Swan Songs #1 // Review

Swan Songs #1 // Review

The rain is coming down. There are cars overturned in the street. People are rioting. Somewhere in the midst of it all is a sign that read: “Jesus Saves.” There’s a woman in a hospital bed reading a magazine above it all. Feels like she’s on her deathbed. Feels like the end of the world. This is the beginning of the first issue of Swan Songs. It’s an anthology series about the end featuring the writing of W. Maxwell Prince. It’s a different end every issue. It’s a different artist every issue. The series opens with the end of the world as drawn by Martin Simmonds.

The woman’s son is talking about going out to pick up a magazine. Like THAT makes any sense at the end of the world. (Like anything does.) Her son’s ready to leave the hospital as she falls asleep. It’s a tall place. The elevator is out. Sign on the elevator says it’s out of order because it’s the end of the world. He’s really planning on heading out to the apocalypse to get a magazine for his mother. She’s got renal failure. He has to walk through the subway to get anywhere. An old man nearly attacks him, looking for Percocets. It’s going to be a long trip out to get magazines for Mom. 

Prince has a poetic sense of darkness. It bleeds out of the narration of the issue in gentle blooms of shadow. It’s a simple idea: the world is coming to an end, but this guy’s therapist (before he was trampled to death in the apocalypse) always used to say: baby steps. You can’t change the world, so you look for what you CAN do. So the world is ending, and this guy takes the readers on a tour through the end of the world as he goes to get his mom a gardening magazine. Poetic stuff in its own way.

There’s a great sense of emotional resonance in the story that’s brought to life in a darkened light by Simmonds’s art. Rather than glorify the end of the world, he’s showing it in slow decay as Prince lets the clock tick down to the end of everything. It’s not pretty, but there’s no reason to make it look like any more of a horror than it already is. It’s an earthbound darkness as everything decays until the mushroom cloud wipes everything out in the splash page at the end of the issue. Pretty stuff. And incredibly dark.

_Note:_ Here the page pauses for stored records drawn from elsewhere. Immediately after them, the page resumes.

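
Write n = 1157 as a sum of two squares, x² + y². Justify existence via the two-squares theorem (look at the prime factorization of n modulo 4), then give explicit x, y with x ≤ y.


Step 1: Factor n = 1157 = 13 · 89.
Step 2: Check the mod-4 condition on each prime factor: 13 ≡ 1 (mod 4), exponent 1; 89 ≡ 1 (mod 4), exponent 1.
All primes ≡ 3 (mod 4) appear to even exponent (or don't appear), so by the two-squares theorem n IS expressible as a sum of two squares.
Step 3: Build a representation. Here n = 13 · 89 is a product of primes ≡ 1 (mod 4). Each prime p ≡ 1 (mod 4) is itself a sum of two squares; find a² by testing p − a² for a perfect square:
  13: 13 − 1² = 12, 13 − 2² = 9 = 3² ⇒ 13 = 2² + 3².
  89: 89 − 1² = 88, 89 − 2² = 85, 89 − 3² = 80, 89 − 4² = 73, 89 − 5² = 64 = 8² ⇒ 89 = 5² + 8².
  Combine using the Brahmagupta–Fibonacci identity (a² + b²)(c² + d²) = (ac − bd)² + (ad + bc)² = (ac + bd)² + (ad − bc)²:
  13 · 89 = 1157: from (2² + 3²)(5² + 8²), take (2·5 − 3·8, 2·8 + 3·5) = (10 − 24, 16 + 15) = (-14, 31); dropping signs (only squares matter) gives (14, 31); check 14² + 31² = 196 + 961 = 1157 ✓.
Step 4: Order so x ≤ y and verify: 14² + 31² = 196 + 961 = 1157 = n. ✓

n = 1157 = 14² + 31² (one valid representation with x ≤ y).


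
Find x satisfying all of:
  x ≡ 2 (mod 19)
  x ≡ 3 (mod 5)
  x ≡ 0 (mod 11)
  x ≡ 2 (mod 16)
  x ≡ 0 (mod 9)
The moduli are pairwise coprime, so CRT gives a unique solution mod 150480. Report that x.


Product of moduli M = 19 · 5 · 11 · 16 · 9 = 150480.
Merge one congruence at a time:
  Start: x ≡ 2 (mod 19).
  Combine with x ≡ 3 (mod 5); new modulus lcm = 95.
    Write x = 2 + 19·t and substitute into x ≡ 3 (mod 5): 19·t ≡ 3 − 2 = 1 (mod 5).
    Reduce coefficients mod 5: 4·t ≡ 1 (mod 5).
    The inverse of 4 mod 5 is 4 (since 4·4 = 16 = 3·5 + 1), so t ≡ 4·1 = 4 ≡ 4 (mod 5).
    Then x = 2 + 19·4 = 78, valid modulo lcm(19, 5) = 95: x ≡ 78 (mod 95).
  Combine with x ≡ 0 (mod 11); new modulus lcm = 1045.
    Write x = 78 + 95·t and substitute into x ≡ 0 (mod 11): 95·t ≡ 0 − 78 = -78 (mod 11).
    Reduce coefficients mod 11: 7·t ≡ 10 (mod 11).
    The inverse of 7 mod 11 is 8 (since 7·8 = 56 = 5·11 + 1), so t ≡ 8·10 = 80 ≡ 3 (mod 11).
    Then x = 78 + 95·3 = 363, valid modulo lcm(95, 11) = 1045: x ≡ 363 (mod 1045).
  Combine with x ≡ 2 (mod 16); new modulus lcm = 16720.
    Write x = 363 + 1045·t and substitute into x ≡ 2 (mod 16): 1045·t ≡ 2 − 363 = -361 (mod 16).
    Reduce coefficients mod 16: 5·t ≡ 7 (mod 16).
    The inverse of 5 mod 16 is 13 (since 5·13 = 65 = 4·16 + 1), so t ≡ 13·7 = 91 ≡ 11 (mod 16).
    Then x = 363 + 1045·11 = 11858, valid modulo lcm(1045, 16) = 16720: x ≡ 11858 (mod 16720).
  Combine with x ≡ 0 (mod 9); new modulus lcm = 150480.
    Write x = 11858 + 16720·t and substitute into x ≡ 0 (mod 9): 16720·t ≡ 0 − 11858 = -11858 (mod 9).
    Reduce coefficients mod 9: 7·t ≡ 4 (mod 9).
    The inverse of 7 mod 9 is 4 (since 7·4 = 28 = 3·9 + 1), so t ≡ 4·4 = 16 ≡ 7 (mod 9).
    Then x = 11858 + 16720·7 = 128898, valid modulo lcm(16720, 9) = 150480: x ≡ 128898 (mod 150480).
Verify against each original: 128898 mod 19 = 2, 128898 mod 5 = 3, 128898 mod 11 = 0, 128898 mod 16 = 2, 128898 mod 9 = 0.

x ≡ 128898 (mod 150480).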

Prince and Simmonds have put something together that has a kind of purity rarely granted to an end of any kind on the comics page. There have been a lot of ends of the world in a lot of different comics, but they’ve always been marred by the trivialities that come from ongoing series or the restless introduction of every new beginning. Prince and Simmonds open their series on the end with a simple, open embrace of the end of the world. It’s kinda cool.